I wrote the following code to scrap tendering information from a portal on daily basis.
packages <- c('rvest', 'stringi', 'tidyverse','lubridate','dplyr')
purrr::walk(packages, library, character.only = TRUE, warn.conflicts = FALSE)
start_time <- proc.time()
Main Page to scrap and get total no of records.
data <- read_html('https://eprocure.gov.in/mmp/latestactivetenders')
total_tenders_raw <- html_nodes(data,xpath = '//*[(@id = "table")]')
All_tenders <- data.frame(html_table(total_tenders_raw, header = TRUE))
links <- html_nodes(data, xpath='//*[(@id = "table")] | //td | //a')
links_fair <- html_attr(links,'href')
links_fair <- links_fair[grep("tendersfullview",links_fair)]
All_tenders <- cbind(All_tenders,links_fair)
Reading the total number of records to fetch
Count_of_Recs_raw <- html_nodes(data, xpath = '//*[(@id = "edit-l-active-teners")]//div')
Count_of_Recs <- as.numeric(gsub("Total Tenders : ","",html_text(Count_of_Recs_raw[1])))
Functions for cleaning and processing data fields like dates and Factors.
process_dates <- function(data){
cols2date <- c('Bid.Submission.Closing.Date','epublished_date','document_download_start_date','bid_submission_start_date','bid_opening_date','document_download_end_date','bid_submission_end_date')
date_processed_data <- data
date_processed_data[cols2date] <- lapply(data[cols2date] , dmy_hm)
return(date_processed_data)
}
clean_process_data <- function(data){
cols2factor <- c('State.Name','product_category','pre_qualification','organisation_name','organisation_type','tender_type')
clean_processed_data <- data
clean_processed_data[cols2factor] <- lapply(data[cols2factor] , factor)
#clean_processed_data <- process_dates(clean_processed_data)
return(clean_processed_data)
}
The code below is where precisely my question lies...

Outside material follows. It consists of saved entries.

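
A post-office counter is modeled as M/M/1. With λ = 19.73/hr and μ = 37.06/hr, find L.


ρ = λ/μ = 19.73/37.06 = 0.5324
L = ρ/(1−ρ) = 0.5324/(1 − 0.5324) = 0.5324/0.4676 = 1.1385

Final: 1.1385


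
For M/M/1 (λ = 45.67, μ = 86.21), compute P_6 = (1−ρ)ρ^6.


ρ = 45.67/86.21 = 0.5298
P_n = (1−ρ)·ρ^n = (1 − 0.5298)·0.5298^6 = 0.4702·0.022102 = 0.010394

Final: 0.010394


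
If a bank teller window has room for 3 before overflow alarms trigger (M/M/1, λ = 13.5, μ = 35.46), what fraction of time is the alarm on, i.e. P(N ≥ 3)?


ρ = 13.5/35.46 = 0.3807
P(N ≥ n) = ρ^n = 0.3807^3 = 0.055180

Final: 0.055180


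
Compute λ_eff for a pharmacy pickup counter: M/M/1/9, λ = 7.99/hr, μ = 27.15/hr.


ρ = 0.2943; P_K = (1−ρ)ρ^9/(1−ρ^10) = 0.00001168
λ_eff = λ(1 − P_K) = 7.99·(1 − 0.00001168) = 7.99·0.999988 = 7.9899 /hr

Final: 7.9899 /hr


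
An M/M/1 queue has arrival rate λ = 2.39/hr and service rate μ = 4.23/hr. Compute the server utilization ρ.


ρ = λ/μ = 2.39/4.23 = 0.5650

Final: 0.5650


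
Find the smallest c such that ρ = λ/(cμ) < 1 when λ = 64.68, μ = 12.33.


Stability requires cμ > λ ⇔ c > λ/μ.
λ/μ = 64.68/12.33 = 5.2457
Minimum integer c = ⌊5.2457⌋ + 1 = 6
Check: 6·12.33 = 73.98 > 64.68, while 5·12.33 = 61.65 ≤ 64.68

Final: 6 servers


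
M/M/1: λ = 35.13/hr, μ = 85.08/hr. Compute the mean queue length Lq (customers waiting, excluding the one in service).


ρ = 35.13/85.08 = 0.4129
Lq = ρ²/(1−ρ) = 0.1705/0.5871 = 0.2904

Final: 0.2904


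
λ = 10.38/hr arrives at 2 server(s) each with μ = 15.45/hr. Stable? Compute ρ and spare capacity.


Total capacity cμ = 2·15.45 = 30.90/hr
ρ = λ/(cμ) = 10.38/30.90 = 0.3359
Stable ⇔ ρ < 1: YES
Spare capacity = cμ − λ = 30.90 − 10.38 = 20.52/hr

Final: ρ = 0.3359; stable; margin = 20.52/hr


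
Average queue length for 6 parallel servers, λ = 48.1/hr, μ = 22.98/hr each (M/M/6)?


a = λ/μ = 2.0931; ρ = a/6 = 0.3489
P₀ = 0.123061
Lq = P₀·a^c·ρ / (c!·(1−ρ)²) = 0.123061·84.09503·0.3489/(720·0.42399)
= 0.01183

Final: 0.01183


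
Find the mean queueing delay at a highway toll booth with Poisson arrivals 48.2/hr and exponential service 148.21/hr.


ρ = 48.2/148.21 = 0.3252
Wq = ρ/(μ−λ) = 0.3252/(148.21 − 48.2) = 0.3252/100.01 = 0.003252 hr

Final: 0.003252 hr


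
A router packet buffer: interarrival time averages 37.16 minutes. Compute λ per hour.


λ = 1/(interarrival time) in consistent units.
1 hour = 60 min, so λ = 60/37.16 = 1.6146 per hour

Final: 1.6146 /hr


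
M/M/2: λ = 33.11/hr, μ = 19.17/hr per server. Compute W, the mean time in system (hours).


a = 1.7272; ρ = 0.8636; P₀ = 0.073198
Lq = P₀·a^c·ρ/(c!(1−ρ)²) = 5.06701
Wq = Lq/λ = 5.06701/33.11 = 0.15304 hr
W = Wq + 1/μ = 0.15304 + 0.05216 = 0.20520 hr

Final: 0.20520 hr


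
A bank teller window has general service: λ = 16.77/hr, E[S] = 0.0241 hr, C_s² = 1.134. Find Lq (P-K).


ρ = λ·E[S] = 16.77·0.0241 = 0.4042
Lq = ρ²(1+C_s²)/(2(1−ρ)) = 0.1633·(1+1.134)/(2·0.5958)
= 0.1633·2.1340/1.1917 = 0.29250

Final: 0.29250


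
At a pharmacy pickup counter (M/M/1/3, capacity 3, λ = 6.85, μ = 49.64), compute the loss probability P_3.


ρ = λ/μ = 6.85/49.64 = 0.1380
P_K = (1−ρ)ρ^K/(1−ρ^(K+1)) = (0.8620·0.002628)/(1 − 0.0003626)
= 0.002265/0.999637 = 0.002266

Final: 0.002266


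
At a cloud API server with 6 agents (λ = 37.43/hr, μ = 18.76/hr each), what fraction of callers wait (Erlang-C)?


a = λ/μ = 1.9952; ρ = a/6 = 0.3325
P₀ = 0.135788 (from M/M/c formula)
C(c,a) = [a^c/(c!(1−ρ))]·P₀ = [63.08440/(720·0.6675)]·0.135788
= 0.13127·0.135788 = 0.017825

Final: 0.017825


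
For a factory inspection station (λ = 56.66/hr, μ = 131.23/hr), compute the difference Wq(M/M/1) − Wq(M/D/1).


ρ = 56.66/131.23 = 0.4318
Wq(M/M/1) = ρ/(μ−λ) = 0.4318/74.57 = 0.005790 hr
Wq(M/D/1) = ρ/(2(μ−λ)) = 0.002895 hr
Savings = 0.005790 − 0.002895 = 0.002895 hr

Final: 0.002895 hr


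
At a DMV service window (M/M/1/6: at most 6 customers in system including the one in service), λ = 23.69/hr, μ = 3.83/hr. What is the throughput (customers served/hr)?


ρ = 6.1854; P_K = (1−ρ)ρ^6/(1−ρ^7) = 0.838331
λ_eff = λ(1 − P_K) = 23.69·(1 − 0.838331) = 23.69·0.161669 = 3.8299 /hr

Final: 3.8299 /hr


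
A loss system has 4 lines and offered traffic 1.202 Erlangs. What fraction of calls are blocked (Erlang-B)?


B(c,a) = (a^c/c!) / Σ_{k=0}^{c} a^k/k!
a^4/4! = 0.086977
Σ terms (k=0..4): 1.00000 + 1.20200 + 0.72240 + 0.28944 + 0.08698 = 3.300822
B = 0.086977/3.300822 = 0.026350

Final: 0.026350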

Table Scrapping starts here. Page one has already been scrapped to get the structure of the data frame.
for (page_no in 2:round(Count_of_Recs/10)){
closeAllConnections()
on.exit(closeAllConnections())
url_bit1 <- 'https://eprocure.gov.in/mmp/latestactivetenders/page='
url <- paste(url_bit1, page_no, sep="")
cat(page_no,"\t",proc.time() - start_time,"\n")
data <- read_html(url)
total_tenders_raw <- html_nodes(data,xpath = '//*[(@id = "table")]')

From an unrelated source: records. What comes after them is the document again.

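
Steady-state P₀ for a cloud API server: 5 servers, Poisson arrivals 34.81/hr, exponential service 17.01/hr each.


a = λ/μ = 34.81/17.01 = 2.0464; ρ = a/c = 0.4093
Σ_{k=0}^{4} a^k/k! (terms k=0..4) = 1.00000 + 2.04644 + 2.09397 + 1.42839 + 0.73078 = 7.29958
Tail: a^5/(5!(1−ρ)) = 35.89207/(120·0.5907) = 0.50634
P₀ = 1/(7.29958 + 0.50634) = 1/7.80592 = 0.128108

Final: 0.128108


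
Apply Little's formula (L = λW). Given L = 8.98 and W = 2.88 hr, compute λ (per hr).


λ = L/W = 8.98/2.88 = 3.1181 /hr

Final: 3.1181 /hr


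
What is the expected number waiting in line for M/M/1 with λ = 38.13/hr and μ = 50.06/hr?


ρ = 38.13/50.06 = 0.7617
Lq = ρ²/(1−ρ) = 0.5802/0.2383 = 2.4345

Final: 2.4345


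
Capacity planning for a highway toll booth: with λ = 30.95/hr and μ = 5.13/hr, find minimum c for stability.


Stability requires cμ > λ ⇔ c > λ/μ.
λ/μ = 30.95/5.13 = 6.0331
Minimum integer c = ⌊6.0331⌋ + 1 = 7
Check: 7·5.13 = 35.91 > 30.95, while 6·5.13 = 30.78 ≤ 30.95

Final: 7 servers


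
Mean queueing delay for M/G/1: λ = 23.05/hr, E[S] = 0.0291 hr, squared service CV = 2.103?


ρ = λ·E[S] = 23.05·0.0291 = 0.6708
E[S²] = E[S]²(1+C_s²) = 0.0291²·(1+2.103) = 0.002628
Wq = λ·E[S²]/(2(1−ρ)) = 23.05·0.002628/(2·0.3292) = 0.09198 hr

Final: 0.09198 hr


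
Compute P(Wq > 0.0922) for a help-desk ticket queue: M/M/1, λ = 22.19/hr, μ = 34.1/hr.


ρ = 22.19/34.1 = 0.6507
P(Wq > t) = ρ·e^{−(μ−λ)t} = 0.6507·e^{−1.0981}
= 0.6507·0.333503 = 0.217022

Final: 0.217022


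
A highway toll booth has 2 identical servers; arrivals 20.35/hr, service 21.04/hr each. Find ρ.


ρ = λ/(cμ) = 20.35/(2·21.04) = 20.35/42.08 = 0.4836

Final: 0.4836


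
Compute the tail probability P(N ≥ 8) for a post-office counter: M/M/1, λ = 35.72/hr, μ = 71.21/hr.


ρ = 35.72/71.21 = 0.5016
P(N ≥ n) = ρ^n = 0.5016^8 = 0.004008

Final: 0.004008


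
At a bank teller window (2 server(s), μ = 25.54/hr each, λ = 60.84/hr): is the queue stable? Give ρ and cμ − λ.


Total capacity cμ = 2·25.54 = 51.08/hr
ρ = λ/(cμ) = 60.84/51.08 = 1.1911
Stable ⇔ ρ < 1: NO
Spare capacity = cμ − λ = 51.08 − 60.84 = -9.76/hr

Final: ρ = 1.1911; unstable; margin = -9.76/hr


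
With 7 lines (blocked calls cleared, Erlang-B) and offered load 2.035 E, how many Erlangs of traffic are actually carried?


B(7,2.035) = 0.003752 (Erlang-B)
Carried load = a(1 − B) = 2.035·(1 − 0.003752) = 2.035·0.996248 = 2.0274 E

Final: 2.0274 Erlangs


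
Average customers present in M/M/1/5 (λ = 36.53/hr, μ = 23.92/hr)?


ρ = 36.53/23.92 = 1.5272
L = ρ[1 − (K+1)ρ^K + Kρ^(K+1)] / [(1−ρ)(1−ρ^(K+1))]
Numerator: 1.5272·(1 − 6·8.306967 + 5·12.686183) = 22.280115
Denominator: (-0.5272)·(-11.686183) = 6.160651
L = 22.280115/6.160651 = 3.6165

Final: 3.6165


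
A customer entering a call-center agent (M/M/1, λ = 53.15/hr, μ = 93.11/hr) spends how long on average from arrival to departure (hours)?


W = 1/(μ−λ) = 1/(93.11 − 53.15) = 1/39.96 = 0.02503 hr

Final: 0.02503 hr


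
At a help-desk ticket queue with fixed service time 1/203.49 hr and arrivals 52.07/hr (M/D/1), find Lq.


ρ = 52.07/203.49 = 0.2559
M/D/1: Lq = ρ²/(2(1−ρ)) = 0.06548/(2·0.7441) = 0.04400

Final: 0.04400


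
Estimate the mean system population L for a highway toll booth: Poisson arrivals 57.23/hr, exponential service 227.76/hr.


ρ = λ/μ = 57.23/227.76 = 0.2513
L = ρ/(1−ρ) = 0.2513/(1 − 0.2513) = 0.2513/0.7487 = 0.3356

Final: 0.3356


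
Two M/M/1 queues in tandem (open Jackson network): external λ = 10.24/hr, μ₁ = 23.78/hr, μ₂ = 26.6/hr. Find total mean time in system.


Each node sees arrival rate λ = 10.24/hr (tandem ⇒ throughput preserved).
W₁ = 1/(μ₁−λ) = 1/(23.78−10.24) = 0.07386 hr
W₂ = 1/(μ₂−λ) = 1/(26.6−10.24) = 0.06112 hr
W_total = W₁ + W₂ = 0.07386 + 0.06112 = 0.13498 hr

Final: 0.13498 hr


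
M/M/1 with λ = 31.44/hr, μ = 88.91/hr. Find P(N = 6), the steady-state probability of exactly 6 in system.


ρ = 31.44/88.91 = 0.3536
P_n = (1−ρ)·ρ^n = (1 − 0.3536)·0.3536^6 = 0.6464·0.001955 = 0.001264

Final: 0.001264


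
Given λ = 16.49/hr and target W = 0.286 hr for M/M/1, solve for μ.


W = 1/(μ−λ) ⇒ μ − λ = 1/W = 1/0.286 = 3.4965
μ = λ + 1/W = 16.49 + 3.4965 = 19.9865 per hr

Final: 19.9865 /hr


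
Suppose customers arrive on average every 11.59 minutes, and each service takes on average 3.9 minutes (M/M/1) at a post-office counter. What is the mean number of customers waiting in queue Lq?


λ = 60/11.59 = 5.1769 /hr
μ = 60/3.9 = 15.3846 /hr
ρ = λ/μ = 5.1769/15.3846 = 0.3365
Lq = ρ²/(1−ρ) = 0.1132/0.6635 = 0.1707

Final: 0.1707


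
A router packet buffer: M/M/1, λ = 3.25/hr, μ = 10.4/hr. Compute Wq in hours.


ρ = 3.25/10.4 = 0.3125
Wq = ρ/(μ−λ) = 0.3125/(10.4 − 3.25) = 0.3125/7.15 = 0.04371 hr

Final: 0.04371 hr


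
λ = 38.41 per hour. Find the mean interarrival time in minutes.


Mean interarrival time = 1/λ = 1/38.41 hour = 0.02603 hour
In minutes: 0.02603 × 60 = 1.5621 min

Final: 1.5621 min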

Page_tenders <- data.frame(html_table(total_tenders_raw, header = TRUE))
links <- html_nodes(data, xpath='//*[(@id = "table")] | //td | //a')

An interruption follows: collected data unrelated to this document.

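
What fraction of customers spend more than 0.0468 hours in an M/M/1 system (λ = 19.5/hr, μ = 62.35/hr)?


W ~ Exponential(μ−λ) for M/M/1.
μ − λ = 62.35 − 19.5 = 42.8500
P(W > t) = e^{−(μ−λ)t} = e^{−2.0054} = 0.134609

Final: 0.134609


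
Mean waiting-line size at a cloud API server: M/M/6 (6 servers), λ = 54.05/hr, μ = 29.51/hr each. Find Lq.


a = λ/μ = 1.8316; ρ = a/6 = 0.3053
P₀ = 0.160022
Lq = P₀·a^c·ρ / (c!·(1−ρ)²) = 0.160022·37.75365·0.3053/(720·0.48266)
= 0.005307

Final: 0.005307


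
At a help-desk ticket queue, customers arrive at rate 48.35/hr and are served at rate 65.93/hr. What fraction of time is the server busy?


ρ = λ/μ = 48.35/65.93 = 0.7334

Final: 0.7334


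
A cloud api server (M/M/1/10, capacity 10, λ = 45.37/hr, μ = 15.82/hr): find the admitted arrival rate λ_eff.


ρ = 2.8679; P_K = (1−ρ)ρ^10/(1−ρ^11) = 0.651317
λ_eff = λ(1 − P_K) = 45.37·(1 − 0.651317) = 45.37·0.348683 = 15.8197 /hr

Final: 15.8197 /hr


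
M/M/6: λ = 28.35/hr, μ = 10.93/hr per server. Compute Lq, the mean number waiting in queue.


a = λ/μ = 2.5938; ρ = a/6 = 0.4323
P₀ = 0.074210
Lq = P₀·a^c·ρ / (c!·(1−ρ)²) = 0.074210·304.50709·0.4323/(720·0.32229)
= 0.04210

Final: 0.04210


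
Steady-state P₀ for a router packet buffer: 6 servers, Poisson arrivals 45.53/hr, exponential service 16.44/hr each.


a = λ/μ = 45.53/16.44 = 2.7695; ρ = a/c = 0.4616
Σ_{k=0}^{5} a^k/k! (terms k=0..5) = 1.00000 + 2.76946 + 3.83497 + 3.54027 + 2.45116 + 1.35768 = 14.95355
Tail: a^6/(6!(1−ρ)) = 451.20616/(720·0.5384) = 1.16391
P₀ = 1/(14.95355 + 1.16391) = 1/16.11745 = 0.062045

Final: 0.062045


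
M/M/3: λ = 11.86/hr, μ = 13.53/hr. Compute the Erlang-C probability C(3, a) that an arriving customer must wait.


a = λ/μ = 0.8766; ρ = a/3 = 0.2922
P₀ = 0.413333 (from M/M/c formula)
C(c,a) = [a^c/(c!(1−ρ))]·P₀ = [0.67354/(6·0.7078)]·0.413333
= 0.15860·0.413333 = 0.065553

Final: 0.065553


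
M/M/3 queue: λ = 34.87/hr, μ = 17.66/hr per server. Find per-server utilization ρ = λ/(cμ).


ρ = λ/(cμ) = 34.87/(3·17.66) = 34.87/52.98 = 0.6582

Final: 0.6582


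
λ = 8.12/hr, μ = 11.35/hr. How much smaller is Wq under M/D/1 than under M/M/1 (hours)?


ρ = 8.12/11.35 = 0.7154
Wq(M/M/1) = ρ/(μ−λ) = 0.7154/3.23 = 0.22149 hr
Wq(M/D/1) = ρ/(2(μ−λ)) = 0.11075 hr
Savings = 0.22149 − 0.11075 = 0.11075 hr

Final: 0.11075 hr


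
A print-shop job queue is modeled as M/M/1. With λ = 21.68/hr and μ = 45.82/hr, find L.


ρ = λ/μ = 21.68/45.82 = 0.4732
L = ρ/(1−ρ) = 0.4732/(1 − 0.4732) = 0.4732/0.5268 = 0.8981

Final: 0.8981


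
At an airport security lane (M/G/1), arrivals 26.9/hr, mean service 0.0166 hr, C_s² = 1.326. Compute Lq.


ρ = λ·E[S] = 26.9·0.0166 = 0.4465
Lq = ρ²(1+C_s²)/(2(1−ρ)) = 0.1994·(1+1.326)/(2·0.5535)
= 0.1994·2.3260/1.1069 = 0.41900

Final: 0.41900


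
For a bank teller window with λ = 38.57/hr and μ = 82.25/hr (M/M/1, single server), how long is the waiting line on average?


ρ = 38.57/82.25 = 0.4689
Lq = ρ²/(1−ρ) = 0.2199/0.5311 = 0.4141

Final: 0.4141


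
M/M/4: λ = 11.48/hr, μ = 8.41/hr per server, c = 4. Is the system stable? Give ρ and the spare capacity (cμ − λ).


Total capacity cμ = 4·8.41 = 33.64/hr
ρ = λ/(cμ) = 11.48/33.64 = 0.3413
Stable ⇔ ρ < 1: YES
Spare capacity = cμ − λ = 33.64 − 11.48 = 22.16/hr

Final: ρ = 0.3413; stable; margin = 22.16/hr


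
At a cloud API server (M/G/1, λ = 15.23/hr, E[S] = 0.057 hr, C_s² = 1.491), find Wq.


ρ = λ·E[S] = 15.23·0.057 = 0.8681
E[S²] = E[S]²(1+C_s²) = 0.057²·(1+1.491) = 0.008093
Wq = λ·E[S²]/(2(1−ρ)) = 15.23·0.008093/(2·0.1319) = 0.46728 hr

Final: 0.46728 hr


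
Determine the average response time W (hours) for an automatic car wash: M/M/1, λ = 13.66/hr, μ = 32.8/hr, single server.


W = 1/(μ−λ) = 1/(32.8 − 13.66) = 1/19.14 = 0.05225 hr

Final: 0.05225 hr


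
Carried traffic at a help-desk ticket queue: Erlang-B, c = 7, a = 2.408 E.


B(7,2.408) = 0.008411 (Erlang-B)
Carried load = a(1 − B) = 2.408·(1 − 0.008411) = 2.408·0.991589 = 2.3877 E

Final: 2.3877 Erlangs


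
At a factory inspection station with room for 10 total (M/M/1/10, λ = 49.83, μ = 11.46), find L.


ρ = 49.83/11.46 = 4.3482
L = ρ[1 − (K+1)ρ^K + Kρ^(K+1)] / [(1−ρ)(1−ρ^(K+1))]
Numerator: 4.3482·(1 − 11·2415809.559131 + 10·10504344.706066) = 341198719.303329
Denominator: (-3.3482)·(-10504343.706066) = 35170302.617955
L = 341198719.303329/35170302.617955 = 9.7013

Final: 9.7013


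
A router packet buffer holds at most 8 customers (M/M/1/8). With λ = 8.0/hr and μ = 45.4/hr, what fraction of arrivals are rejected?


ρ = λ/μ = 8.0/45.4 = 0.1762
P_K = (1−ρ)ρ^K/(1−ρ^(K+1)) = (0.8238·0.0000009296)/(1 − 0.0000001638)
= 0.0000007658/1.000000 = 0.0000007658

Final: 0.0000007658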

links_fair <- html_attr(links,'href')
links_fair <- links_fair[grep("tendersfullview",links_fair)]
Page_tenders <- cbind(Page_tenders,links_fair)
All_tenders <- rbind(All_tenders,Page_tenders)
}
This for loop usually ends up taking hours to complete. I am looking for using the apply family to good effect so as to save on time. This program has further responsibility of fetching and processing all records and then for each individual record again scrapping a entirely new page every time (code not listed here)....
I have tried the following code but it doesn't give me what i want:
url_bit1 <- 'https://eprocure.gov.in/mmp/latestactivetenders/page='
read_page <- function(datain){
closeAllConnections()
on.exit(closeAllConnections())
url <- paste(url_bit1, datain$S.No., sep="")
cat(S.No.,"\t",proc.time() - start_time,"\n")
data <- read_html(url)
total_tenders_raw <- html_nodes(data,xpath = '//*[(@id = "table")]')
Page_tenders <- data.frame(html_table(total_tenders_raw, header = TRUE))
links <- html_nodes(data, xpath='//*[(@id = "table")] | //td | //a')
links_fair <- html_attr(links,'href')
links_fair <- links_fair[grep("tendersfullview",links_fair)]
Page_tenders <- cbind(Page_tenders,links_fair)
All_tenders <- rbind(All_tenders,Page_tenders)
}
All_tenders <- sapply(All_tenders, FUN=read_page(All_tenders$S.No.))
Any advise, guidance, suggestions, inputs or help is welcome. I have been using R for 3-4 months only. I am also aware of Python's strengths in this matter over R but am inclined towards R for the solution to this problem.